Feras Qawasmi Gurion Rivkin Leonid Kandel Yoav Mattan Meir Liebergall
Orthopedic, Hadassah University Hospital, Jerusalem, Israel

Introduction: Successful results after knee replacement are based on accurate bone cuts. In most cases intramedullary cutting guides are used for correct distal femoral cut and are optional for the tibial cuts. The use of intramedullary guides is problematic in cases with femoral deformity and or other medullary lesions (tumor, infection etc.). For this cases computer assisted technology is enabler.

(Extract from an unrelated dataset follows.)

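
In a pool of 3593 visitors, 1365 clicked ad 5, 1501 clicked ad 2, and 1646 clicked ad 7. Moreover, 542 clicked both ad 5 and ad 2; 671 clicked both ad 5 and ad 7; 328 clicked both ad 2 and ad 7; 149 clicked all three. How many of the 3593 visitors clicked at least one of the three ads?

3120

|union| = 1365 + 1501 + 1646 − 542 − 671 − 328 + 149 = 3120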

Materials and Methods: We retrospectively reviewed our computerized arthroplasty database using Orthosoft system. Between 2009 and 2016 we performed about 1400 primary knee replacements; in 134 (9.6%) we used computerized navigation assistance. 12 patients in the navigation group (8.95) had severe distal femoral deformities or other pathology precluding the use of the conventional intramedullary cutting guides ("enabler cases`). In all cases the navigation enables accurate cuts with no outliers (deviation from preplanning of less than 3ͦ . The procedure was longer than the conventional (average 10 min.), we did not observed any intraoperative or early complications in these patients. The long term outcome was simmilar to our conventional database outcome.

Conclusion: Computerized navigation was found to be improving tool in reducing outliers in knee replacement surgeries. When facing cases with severe deformity or other contraindication for intramedullary guidance It both enables the performance of the procedure and helps create a well aligned knee replacement. The accuracy that was achieved in this selective group indicates the quality and the potential of computer assisted technology.